You could reinvent the wheel by only making exits to objects, and when moving the player to those objects, code in functions for the game to display descriptions of where they are, what objects they see, what exits there are...

but

that's already been done for you.


hegemonkhan
02 Feb 2017, 00:43

sorry for putting everything in the code box... but I can't otherwise use the tag arrow symbols in my post... so my apologies for it.

I was jsut talking about the user-level 'Object' Elements, as indeed at the underneath code (programmer-level) of quest, everything (all of the types of Elements and Attributes) is an Instantiated OBJECT/CLASS nested/inherited/whatever within a single instantiated OBJECT/CLASS (the: "game itself", the: '<asl>entire game code</asl>' ), but not everyone here is a programmer, and it gets confusing between OOP/OOD/programmer-level 'OBJECTS' (as you see, I use all upper case for this, to try to separate it from...) and the user-level 'Object' Element.

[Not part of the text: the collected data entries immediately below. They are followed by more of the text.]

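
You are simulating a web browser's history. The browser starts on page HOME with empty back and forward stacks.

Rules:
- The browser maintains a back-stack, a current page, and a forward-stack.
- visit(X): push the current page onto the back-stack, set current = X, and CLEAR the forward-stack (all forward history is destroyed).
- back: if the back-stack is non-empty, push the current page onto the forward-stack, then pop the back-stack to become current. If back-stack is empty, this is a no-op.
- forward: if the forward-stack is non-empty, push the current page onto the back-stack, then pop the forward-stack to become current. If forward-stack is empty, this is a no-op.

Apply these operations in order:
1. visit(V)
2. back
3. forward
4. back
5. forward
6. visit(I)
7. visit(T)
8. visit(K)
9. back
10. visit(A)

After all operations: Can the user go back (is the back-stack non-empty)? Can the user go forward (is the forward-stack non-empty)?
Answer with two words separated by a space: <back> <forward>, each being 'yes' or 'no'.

Answer: yes no

Derivation:
After 1 (visit(V)): cur=V back=1 fwd=0
After 2 (back): cur=HOME back=0 fwd=1
After 3 (forward): cur=V back=1 fwd=0
After 4 (back): cur=HOME back=0 fwd=1
After 5 (forward): cur=V back=1 fwd=0
After 6 (visit(I)): cur=I back=2 fwd=0
After 7 (visit(T)): cur=T back=3 fwd=0
After 8 (visit(K)): cur=K back=4 fwd=0
After 9 (back): cur=T back=3 fwd=1
After 10 (visit(A)): cur=A back=4 fwd=0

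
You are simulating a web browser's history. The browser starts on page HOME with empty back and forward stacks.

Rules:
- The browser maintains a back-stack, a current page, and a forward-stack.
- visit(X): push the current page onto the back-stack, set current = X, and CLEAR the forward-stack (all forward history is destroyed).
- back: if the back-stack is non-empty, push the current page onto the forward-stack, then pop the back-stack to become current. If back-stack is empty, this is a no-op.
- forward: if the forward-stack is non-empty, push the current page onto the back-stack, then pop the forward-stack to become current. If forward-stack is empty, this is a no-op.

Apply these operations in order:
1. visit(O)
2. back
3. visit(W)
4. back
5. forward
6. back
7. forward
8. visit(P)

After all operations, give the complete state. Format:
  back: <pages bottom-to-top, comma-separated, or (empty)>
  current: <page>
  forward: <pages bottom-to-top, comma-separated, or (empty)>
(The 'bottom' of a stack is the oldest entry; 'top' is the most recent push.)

After 1 (visit(O)): cur=O back=1 fwd=0
After 2 (back): cur=HOME back=0 fwd=1
After 3 (visit(W)): cur=W back=1 fwd=0
After 4 (back): cur=HOME back=0 fwd=1
After 5 (forward): cur=W back=1 fwd=0
After 6 (back): cur=HOME back=0 fwd=1
After 7 (forward): cur=W back=1 fwd=0
After 8 (visit(P)): cur=P back=2 fwd=0

Answer: back: HOME,W
current: P
forward: (empty)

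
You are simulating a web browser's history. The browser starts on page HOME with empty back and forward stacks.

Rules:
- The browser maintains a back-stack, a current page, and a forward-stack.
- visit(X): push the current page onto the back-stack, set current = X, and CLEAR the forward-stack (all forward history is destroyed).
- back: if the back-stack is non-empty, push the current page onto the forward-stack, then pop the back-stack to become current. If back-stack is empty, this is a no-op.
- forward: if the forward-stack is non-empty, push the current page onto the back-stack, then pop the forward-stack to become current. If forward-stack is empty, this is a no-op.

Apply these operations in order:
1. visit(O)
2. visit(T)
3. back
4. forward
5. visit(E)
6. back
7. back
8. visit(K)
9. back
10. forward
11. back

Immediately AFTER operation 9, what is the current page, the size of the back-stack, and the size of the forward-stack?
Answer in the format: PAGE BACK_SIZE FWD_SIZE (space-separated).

After 1 (visit(O)): cur=O back=1 fwd=0
After 2 (visit(T)): cur=T back=2 fwd=0
After 3 (back): cur=O back=1 fwd=1
After 4 (forward): cur=T back=2 fwd=0
After 5 (visit(E)): cur=E back=3 fwd=0
After 6 (back): cur=T back=2 fwd=1
After 7 (back): cur=O back=1 fwd=2
After 8 (visit(K)): cur=K back=2 fwd=0
After 9 (back): cur=O back=1 fwd=1

O 1 1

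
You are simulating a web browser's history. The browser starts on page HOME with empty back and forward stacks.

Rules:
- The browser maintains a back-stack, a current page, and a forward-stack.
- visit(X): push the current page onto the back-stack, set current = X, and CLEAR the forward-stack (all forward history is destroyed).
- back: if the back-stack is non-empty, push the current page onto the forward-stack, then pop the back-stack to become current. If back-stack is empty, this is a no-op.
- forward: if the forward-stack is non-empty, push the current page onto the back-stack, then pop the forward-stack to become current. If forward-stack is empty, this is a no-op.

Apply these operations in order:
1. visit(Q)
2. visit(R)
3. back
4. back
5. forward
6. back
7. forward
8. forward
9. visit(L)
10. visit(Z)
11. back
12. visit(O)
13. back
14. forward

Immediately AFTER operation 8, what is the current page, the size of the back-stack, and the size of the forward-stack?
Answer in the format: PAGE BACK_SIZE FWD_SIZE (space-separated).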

(also, 'type' is used everywhere and for everythng too in programming... which can get very confusing as well due to it being such a good common/general word --- I really need to get a thesuarus to find alternative words for 'type', lol)

The Pixie
02 Feb 2017, 08:01

everything in the game, including the game, is an object remember. A room is just an object that there are some short cuts built in for. For example, when the game moves the player to a room, it knows to display a room description and a list of exits and a list of objects that can be interacted with.

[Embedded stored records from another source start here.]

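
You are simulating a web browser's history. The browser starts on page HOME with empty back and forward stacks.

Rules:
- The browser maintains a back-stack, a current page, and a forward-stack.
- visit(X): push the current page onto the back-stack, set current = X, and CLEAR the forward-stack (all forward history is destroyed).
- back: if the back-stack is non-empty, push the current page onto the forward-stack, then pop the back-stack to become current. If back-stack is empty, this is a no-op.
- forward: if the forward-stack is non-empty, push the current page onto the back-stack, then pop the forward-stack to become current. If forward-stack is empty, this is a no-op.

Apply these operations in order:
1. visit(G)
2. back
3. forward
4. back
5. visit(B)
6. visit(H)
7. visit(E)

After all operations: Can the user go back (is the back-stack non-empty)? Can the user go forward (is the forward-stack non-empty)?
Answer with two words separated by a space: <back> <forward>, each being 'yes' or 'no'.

After 1 (visit(G)): cur=G back=1 fwd=0
After 2 (back): cur=HOME back=0 fwd=1
After 3 (forward): cur=G back=1 fwd=0
After 4 (back): cur=HOME back=0 fwd=1
After 5 (visit(B)): cur=B back=1 fwd=0
After 6 (visit(H)): cur=H back=2 fwd=0
After 7 (visit(E)): cur=E back=3 fwd=0

Answer: yes no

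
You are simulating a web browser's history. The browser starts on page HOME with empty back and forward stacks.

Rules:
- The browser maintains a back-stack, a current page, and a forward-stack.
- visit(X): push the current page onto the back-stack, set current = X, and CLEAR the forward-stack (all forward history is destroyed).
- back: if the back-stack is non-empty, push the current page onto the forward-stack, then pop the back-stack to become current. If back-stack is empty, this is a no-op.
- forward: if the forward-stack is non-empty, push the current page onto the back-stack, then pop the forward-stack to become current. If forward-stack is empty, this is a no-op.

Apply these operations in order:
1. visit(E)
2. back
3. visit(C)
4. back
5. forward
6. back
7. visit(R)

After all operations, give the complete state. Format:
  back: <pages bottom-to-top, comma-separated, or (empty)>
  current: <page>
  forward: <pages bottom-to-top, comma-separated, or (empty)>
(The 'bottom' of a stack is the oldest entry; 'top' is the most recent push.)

After 1 (visit(E)): cur=E back=1 fwd=0
After 2 (back): cur=HOME back=0 fwd=1
After 3 (visit(C)): cur=C back=1 fwd=0
After 4 (back): cur=HOME back=0 fwd=1
After 5 (forward): cur=C back=1 fwd=0
After 6 (back): cur=HOME back=0 fwd=1
After 7 (visit(R)): cur=R back=1 fwd=0

Answer: back: HOME
current: R
forward: (empty)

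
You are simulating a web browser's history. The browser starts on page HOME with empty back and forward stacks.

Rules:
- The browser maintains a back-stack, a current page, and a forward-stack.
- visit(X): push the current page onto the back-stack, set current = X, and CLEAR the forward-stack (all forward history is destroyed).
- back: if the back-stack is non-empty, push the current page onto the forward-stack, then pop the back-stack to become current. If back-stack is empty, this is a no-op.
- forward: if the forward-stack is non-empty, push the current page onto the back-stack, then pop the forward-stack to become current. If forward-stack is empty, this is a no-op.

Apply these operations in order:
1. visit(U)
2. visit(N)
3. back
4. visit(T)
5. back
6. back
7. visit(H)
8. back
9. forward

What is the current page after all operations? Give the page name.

After 1 (visit(U)): cur=U back=1 fwd=0
After 2 (visit(N)): cur=N back=2 fwd=0
After 3 (back): cur=U back=1 fwd=1
After 4 (visit(T)): cur=T back=2 fwd=0
After 5 (back): cur=U back=1 fwd=1
After 6 (back): cur=HOME back=0 fwd=2
After 7 (visit(H)): cur=H back=1 fwd=0
After 8 (back): cur=HOME back=0 fwd=1
After 9 (forward): cur=H back=1 fwd=0

Answer: H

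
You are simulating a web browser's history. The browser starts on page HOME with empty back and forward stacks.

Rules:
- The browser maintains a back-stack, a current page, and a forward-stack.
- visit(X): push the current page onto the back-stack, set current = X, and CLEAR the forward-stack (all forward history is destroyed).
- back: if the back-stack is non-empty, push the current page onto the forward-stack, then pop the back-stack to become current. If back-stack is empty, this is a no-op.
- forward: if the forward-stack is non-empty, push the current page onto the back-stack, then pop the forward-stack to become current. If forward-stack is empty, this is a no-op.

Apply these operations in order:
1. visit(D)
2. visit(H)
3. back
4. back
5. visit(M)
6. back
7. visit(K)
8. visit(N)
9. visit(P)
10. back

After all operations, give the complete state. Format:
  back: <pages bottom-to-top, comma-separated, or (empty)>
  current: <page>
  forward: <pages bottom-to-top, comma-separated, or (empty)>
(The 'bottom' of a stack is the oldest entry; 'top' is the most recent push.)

Answer: back: HOME,K
current: N
forward: P

Derivation:
After 1 (visit(D)): cur=D back=1 fwd=0
After 2 (visit(H)): cur=H back=2 fwd=0
After 3 (back): cur=D back=1 fwd=1
After 4 (back): cur=HOME back=0 fwd=2
After 5 (visit(M)): cur=M back=1 fwd=0
After 6 (back): cur=HOME back=0 fwd=1
After 7 (visit(K)): cur=K back=1 fwd=0
After 8 (visit(N)): cur=N back=2 fwd=0
After 9 (visit(P)): cur=P back=3 fwd=0
After 10 (back): cur=N back=2 fwd=1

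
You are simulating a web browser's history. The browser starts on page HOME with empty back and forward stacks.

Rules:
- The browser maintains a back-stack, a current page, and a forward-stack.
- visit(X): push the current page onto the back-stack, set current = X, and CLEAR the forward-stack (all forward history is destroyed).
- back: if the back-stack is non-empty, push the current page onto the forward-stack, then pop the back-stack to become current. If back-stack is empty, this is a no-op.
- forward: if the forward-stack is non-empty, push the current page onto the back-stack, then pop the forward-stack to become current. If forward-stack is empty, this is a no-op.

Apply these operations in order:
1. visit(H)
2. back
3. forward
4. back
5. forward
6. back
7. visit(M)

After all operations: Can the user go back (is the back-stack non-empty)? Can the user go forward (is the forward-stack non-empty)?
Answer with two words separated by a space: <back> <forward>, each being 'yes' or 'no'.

Answer: yes no

Derivation:
After 1 (visit(H)): cur=H back=1 fwd=0
After 2 (back): cur=HOME back=0 fwd=1
After 3 (forward): cur=H back=1 fwd=0
After 4 (back): cur=HOME back=0 fwd=1
After 5 (forward): cur=H back=1 fwd=0
After 6 (back): cur=HOME back=0 fwd=1
After 7 (visit(M)): cur=M back=1 fwd=0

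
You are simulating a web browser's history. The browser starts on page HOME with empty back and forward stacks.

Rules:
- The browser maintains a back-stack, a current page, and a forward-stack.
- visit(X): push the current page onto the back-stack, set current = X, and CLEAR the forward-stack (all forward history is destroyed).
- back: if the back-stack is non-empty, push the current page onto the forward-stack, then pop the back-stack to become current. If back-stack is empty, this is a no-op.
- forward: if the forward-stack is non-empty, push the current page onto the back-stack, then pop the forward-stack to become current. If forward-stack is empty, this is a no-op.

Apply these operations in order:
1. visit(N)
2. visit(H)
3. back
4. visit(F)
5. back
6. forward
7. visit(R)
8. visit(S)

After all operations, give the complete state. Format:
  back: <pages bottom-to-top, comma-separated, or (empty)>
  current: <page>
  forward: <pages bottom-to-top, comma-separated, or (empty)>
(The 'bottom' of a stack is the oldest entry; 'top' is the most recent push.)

Answer: back: HOME,N,F,R
current: S
forward: (empty)

Derivation:
After 1 (visit(N)): cur=N back=1 fwd=0
After 2 (visit(H)): cur=H back=2 fwd=0
After 3 (back): cur=N back=1 fwd=1
After 4 (visit(F)): cur=F back=2 fwd=0
After 5 (back): cur=N back=1 fwd=1
After 6 (forward): cur=F back=2 fwd=0
After 7 (visit(R)): cur=R back=3 fwd=0
After 8 (visit(S)): cur=S back=4 fwd=0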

In fact the only difference in rooms and objects is what tabs are displayed in the editor. When you do "Publish", Quest strips out the types that differentiates between them, making it tricky to tell if something is a room or an object in game.


NecroDeath
02 Feb 2017, 10:51

Thanks all, looks like it's a dead end creatively then. I made a test game and messed around with it for a bit and now understand your point about re-inventing the wheel/rooms. Just for fun I made an exit that went to object 'player', unsurprisingly the game didn't like it!


crystalwizard
03 Feb 2017, 02:36

The game wouldn't, because player never holds still. You'd have to make player be a vehicle, that is a moving room, or rather... a moving room inside a static room, and then you'd have to code in a way for the game to tell what room the vehicle was in, so that the exit always pointed at the correct thing.

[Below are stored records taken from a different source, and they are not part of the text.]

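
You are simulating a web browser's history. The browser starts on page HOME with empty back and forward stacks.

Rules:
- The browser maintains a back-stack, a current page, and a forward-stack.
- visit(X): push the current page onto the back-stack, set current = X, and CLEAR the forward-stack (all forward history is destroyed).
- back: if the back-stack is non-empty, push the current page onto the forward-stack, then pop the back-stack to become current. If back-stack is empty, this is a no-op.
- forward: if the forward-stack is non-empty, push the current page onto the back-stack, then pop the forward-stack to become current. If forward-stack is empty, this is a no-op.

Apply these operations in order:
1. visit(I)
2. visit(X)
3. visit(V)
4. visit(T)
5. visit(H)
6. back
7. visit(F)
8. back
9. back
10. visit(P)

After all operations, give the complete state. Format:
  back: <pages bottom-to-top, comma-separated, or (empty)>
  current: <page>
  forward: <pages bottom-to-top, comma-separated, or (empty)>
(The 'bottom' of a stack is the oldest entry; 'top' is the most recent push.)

After 1 (visit(I)): cur=I back=1 fwd=0
After 2 (visit(X)): cur=X back=2 fwd=0
After 3 (visit(V)): cur=V back=3 fwd=0
After 4 (visit(T)): cur=T back=4 fwd=0
After 5 (visit(H)): cur=H back=5 fwd=0
After 6 (back): cur=T back=4 fwd=1
After 7 (visit(F)): cur=F back=5 fwd=0
After 8 (back): cur=T back=4 fwd=1
After 9 (back): cur=V back=3 fwd=2
After 10 (visit(P)): cur=P back=4 fwd=0

Answer: back: HOME,I,X,V
current: P
forward: (empty)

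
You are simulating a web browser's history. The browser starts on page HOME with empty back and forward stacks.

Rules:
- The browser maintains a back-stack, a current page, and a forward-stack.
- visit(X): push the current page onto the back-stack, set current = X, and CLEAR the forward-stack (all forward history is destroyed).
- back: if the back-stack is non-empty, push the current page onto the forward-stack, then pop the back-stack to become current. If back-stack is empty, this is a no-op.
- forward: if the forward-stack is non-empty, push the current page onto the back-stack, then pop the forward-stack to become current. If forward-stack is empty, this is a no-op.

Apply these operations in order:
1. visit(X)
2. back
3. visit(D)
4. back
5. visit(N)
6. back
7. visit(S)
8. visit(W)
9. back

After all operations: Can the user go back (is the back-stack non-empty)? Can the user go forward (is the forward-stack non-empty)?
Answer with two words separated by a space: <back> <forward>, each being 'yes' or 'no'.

After 1 (visit(X)): cur=X back=1 fwd=0
After 2 (back): cur=HOME back=0 fwd=1
After 3 (visit(D)): cur=D back=1 fwd=0
After 4 (back): cur=HOME back=0 fwd=1
After 5 (visit(N)): cur=N back=1 fwd=0
After 6 (back): cur=HOME back=0 fwd=1
After 7 (visit(S)): cur=S back=1 fwd=0
After 8 (visit(W)): cur=W back=2 fwd=0
After 9 (back): cur=S back=1 fwd=1

Answer: yes yes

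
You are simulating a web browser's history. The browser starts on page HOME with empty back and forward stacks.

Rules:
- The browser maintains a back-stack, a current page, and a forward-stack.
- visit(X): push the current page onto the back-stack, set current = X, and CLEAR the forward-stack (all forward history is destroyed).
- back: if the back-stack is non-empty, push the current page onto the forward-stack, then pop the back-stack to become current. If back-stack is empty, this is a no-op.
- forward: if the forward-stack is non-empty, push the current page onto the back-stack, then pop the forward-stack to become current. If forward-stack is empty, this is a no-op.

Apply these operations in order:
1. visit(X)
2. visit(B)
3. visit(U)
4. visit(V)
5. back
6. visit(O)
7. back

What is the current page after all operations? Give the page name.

After 1 (visit(X)): cur=X back=1 fwd=0
After 2 (visit(B)): cur=B back=2 fwd=0
After 3 (visit(U)): cur=U back=3 fwd=0
After 4 (visit(V)): cur=V back=4 fwd=0
After 5 (back): cur=U back=3 fwd=1
After 6 (visit(O)): cur=O back=4 fwd=0
After 7 (back): cur=U back=3 fwd=1

Answer: U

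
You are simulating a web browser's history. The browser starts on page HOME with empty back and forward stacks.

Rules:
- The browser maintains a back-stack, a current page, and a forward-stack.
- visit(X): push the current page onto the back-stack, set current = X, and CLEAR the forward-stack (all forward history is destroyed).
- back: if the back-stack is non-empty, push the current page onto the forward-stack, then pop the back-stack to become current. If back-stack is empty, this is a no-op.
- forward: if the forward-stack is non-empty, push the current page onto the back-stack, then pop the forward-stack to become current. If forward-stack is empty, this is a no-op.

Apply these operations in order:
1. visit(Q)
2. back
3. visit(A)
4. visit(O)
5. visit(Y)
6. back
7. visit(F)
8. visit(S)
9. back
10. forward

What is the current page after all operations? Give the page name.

After 1 (visit(Q)): cur=Q back=1 fwd=0
After 2 (back): cur=HOME back=0 fwd=1
After 3 (visit(A)): cur=A back=1 fwd=0
After 4 (visit(O)): cur=O back=2 fwd=0
After 5 (visit(Y)): cur=Y back=3 fwd=0
After 6 (back): cur=O back=2 fwd=1
After 7 (visit(F)): cur=F back=3 fwd=0
After 8 (visit(S)): cur=S back=4 fwd=0
After 9 (back): cur=F back=3 fwd=1
After 10 (forward): cur=S back=4 fwd=0

Answer: S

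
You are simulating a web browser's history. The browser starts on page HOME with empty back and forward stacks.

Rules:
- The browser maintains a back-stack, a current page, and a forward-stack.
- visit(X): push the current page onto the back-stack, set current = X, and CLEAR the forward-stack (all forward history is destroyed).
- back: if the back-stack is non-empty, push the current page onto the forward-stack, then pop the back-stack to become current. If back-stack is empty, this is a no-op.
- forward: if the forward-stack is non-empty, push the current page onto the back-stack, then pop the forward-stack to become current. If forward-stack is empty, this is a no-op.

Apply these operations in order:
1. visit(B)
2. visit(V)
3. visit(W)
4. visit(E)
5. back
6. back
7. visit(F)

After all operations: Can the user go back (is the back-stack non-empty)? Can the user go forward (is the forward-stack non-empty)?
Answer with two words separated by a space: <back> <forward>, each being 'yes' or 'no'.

Answer: yes no

Derivation:
After 1 (visit(B)): cur=B back=1 fwd=0
After 2 (visit(V)): cur=V back=2 fwd=0
After 3 (visit(W)): cur=W back=3 fwd=0
After 4 (visit(E)): cur=E back=4 fwd=0
After 5 (back): cur=W back=3 fwd=1
After 6 (back): cur=V back=2 fwd=2
After 7 (visit(F)): cur=F back=3 fwd=0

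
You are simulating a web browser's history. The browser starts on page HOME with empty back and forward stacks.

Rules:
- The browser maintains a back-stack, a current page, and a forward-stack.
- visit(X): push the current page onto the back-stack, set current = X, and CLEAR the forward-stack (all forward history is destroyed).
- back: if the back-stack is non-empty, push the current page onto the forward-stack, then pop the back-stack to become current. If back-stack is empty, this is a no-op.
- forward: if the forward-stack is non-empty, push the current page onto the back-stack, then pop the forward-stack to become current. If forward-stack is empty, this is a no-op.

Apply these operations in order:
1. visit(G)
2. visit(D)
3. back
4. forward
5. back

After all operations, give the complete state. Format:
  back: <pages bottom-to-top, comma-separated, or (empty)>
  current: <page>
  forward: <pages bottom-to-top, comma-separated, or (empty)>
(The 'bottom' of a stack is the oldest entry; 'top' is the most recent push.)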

A caution on vehicles before you go running off to try them:

1 - when in the vehicle, you have to have a command to look at the room the vehicle is currently in.
2 - when in the vehicle, you to have a different exit command, so that the vehicle, AND YOU are both moved into a new room
........2a - you have to tweak who knows how many master game functions to insure that once the vehicle, with you in it, moves into a new room, you are still INSIDE the vehicle.
3 - this is the same whether your vehicle is a car you ride in or a horse you ride on.


hegemonkhan
03 Feb 2017, 06:39

the game (the underneath and.or built-in coding of quest) is currently built around a special built-in 'pov' (point of view) Object Attribute of the 'game' Game Settings Object, which is the currently controlled Player Object (the default being the 'player' Player Object), and that Player Object must be within a Room Object:

http://docs.textadventures.co.uk/quest/asl_requirements.html

maybe Player Objects can be Room Objects (they ARE containers as they can hold Objects, aka as your 'inventory'), or maybe not. So, we'd need someone more knowledgeable to look into or let us know if an Exit can go to a (another non-currently-controlled) Player Object (logically, there's an issue with going inside of yourself, lol --- seems like this may be a code issue too, unless you just didn't set it up right)


crystalwizard
03 Feb 2017, 23:06

I would not want the player object to be anything other than the player, actually. that could be major problems. PLAYER should be unique among objects, have a whole lot of predefined things it can't do as a safeguard, and have a number of predefined things it can do that other objects can't (without a bunch of extra scripting.

I wasn't suggesting you turn the player into a vehicle, either, if that was misunderstood.